TÜRKÇE

Auditor

a) Election, dismissal and termination of the contract

  • The auditor is elected by the company's general assembly. The auditor of the group of companies is elected by the parent company's general assembly.
  • The auditor must be elected for every financial period and in any case before the end of the period in which the auditor will perform the engagement. Subsequent to election, the auditor must be registered at the trade registry by the board of directors and be announced in the Turkish Trade Registry Gazette and on its website by the board of directors.
  • The auditor who is elected to audit the financial statements of the parent company may also be considered as the auditor of the group of companies financial statements unless another auditor is elected.
  • The auditor may be dismissed from the duty to audit only in the manner set forth in paragraph four and provided that another auditor has been appointed.
  • Based on the claim of (a) the board of directors and (b) the shareholders representing five percent of the capital in the public companies and ten percent of the capital in the private companies, the commercial court of the first instance may appoint another auditor by hearing the related parties and elect an auditor in cases where there is a fair reason of the claim and there is a suspicion that the auditor conducted his/her duty subjectively.
  • The action regarding dismissal and appointment of a new auditor must be filed within three weeks from the date on which the auditor election is announced in the Turkish Trade Registry Gazette. In order for the minority shareholders to file this action, it is required that:
  • They have voted against the election of the auditor at the general assembly,
  • Their opposing votes have been recorded in the minutes, and
  • They have been in the position of the company's shareholders for at least three months prior to the date of the general assembly at which the election was made.
  • If an auditor is elected within the first four months of the financial period, an auditor must be appointed by the court based on the request of any shareholder, of each member of the board and of the board of directors. The same rule may be applied in other cases such as if the elected auditor rejects the position or terminates the contract. The order of the court is final.
  • The auditor can only terminate the audit contract in the case of the existence of a just cause or only if an action for the dismissal is filed. A disagreement with respect to audit is not considered as just cause.
  • In cases where the auditor gives an appropriate notice of termination, the board of directors must elect a temporary auditor with immediate effect and must inform the general assembly of the termination notice and request the approval of the general assembly for the elected auditor.

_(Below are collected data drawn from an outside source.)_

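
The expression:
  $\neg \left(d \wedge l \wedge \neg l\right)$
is always true.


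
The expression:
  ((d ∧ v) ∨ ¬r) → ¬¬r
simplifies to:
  r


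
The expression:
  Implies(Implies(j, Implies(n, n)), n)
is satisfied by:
  {n: True}


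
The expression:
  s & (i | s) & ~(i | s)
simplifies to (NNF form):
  False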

b) Persons who may be auditors

An auditor can be:

  • A sworn financial advisor or certified public accountant licensed in accordance with Law No. 3568 on the Professions of Certified Public Accountants and Sworn Financial Advisors, and
  • Persons and partnership firms in which the partners are composed of these persons appointed by the Public Oversight, Accounting and Auditing Standards Board.

The new TCC introduces the concept of independence implying that the auditor has no connection with the company. The rule is explained in the new TCC in detail indicating who cannot be an auditor in a joint stock company.

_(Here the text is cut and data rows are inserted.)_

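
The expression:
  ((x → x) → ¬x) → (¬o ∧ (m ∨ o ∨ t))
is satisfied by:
  {x: True, m: True, t: True, o: False}
  {x: True, m: True, t: False, o: False}
  {x: True, t: True, o: False, m: False}
  {x: True, t: False, o: False, m: False}
  {x: True, m: True, o: True, t: True}
  {x: True, m: True, o: True, t: False}
  {x: True, o: True, t: True, m: False}
  {x: True, o: True, t: False, m: False}
  {m: True, o: False, t: True, x: False}
  {m: True, o: False, t: False, x: False}
  {t: True, x: False, o: False, m: False}


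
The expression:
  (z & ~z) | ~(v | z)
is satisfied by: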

c) Auditor's rotation rule

If the auditor has been appointed by a company for seven of the last ten years, that auditor must be replaced for at least three years. The Public Oversight, Accounting and Auditing Standards Board has authority to shorten these periods. If the auditor was appointed before the effective date of this provision, these prior years will be taken into consideration in the calculation of the periods.

d) Services impairing independence of auditors

In accordance with the new TCC the auditor is not allowed to provide any services, excluding tax consultancy and tax audit, to the audited company. Such prohibited services cannot be provided to the audit clients through one of the audit firm's affiliated firms or persons.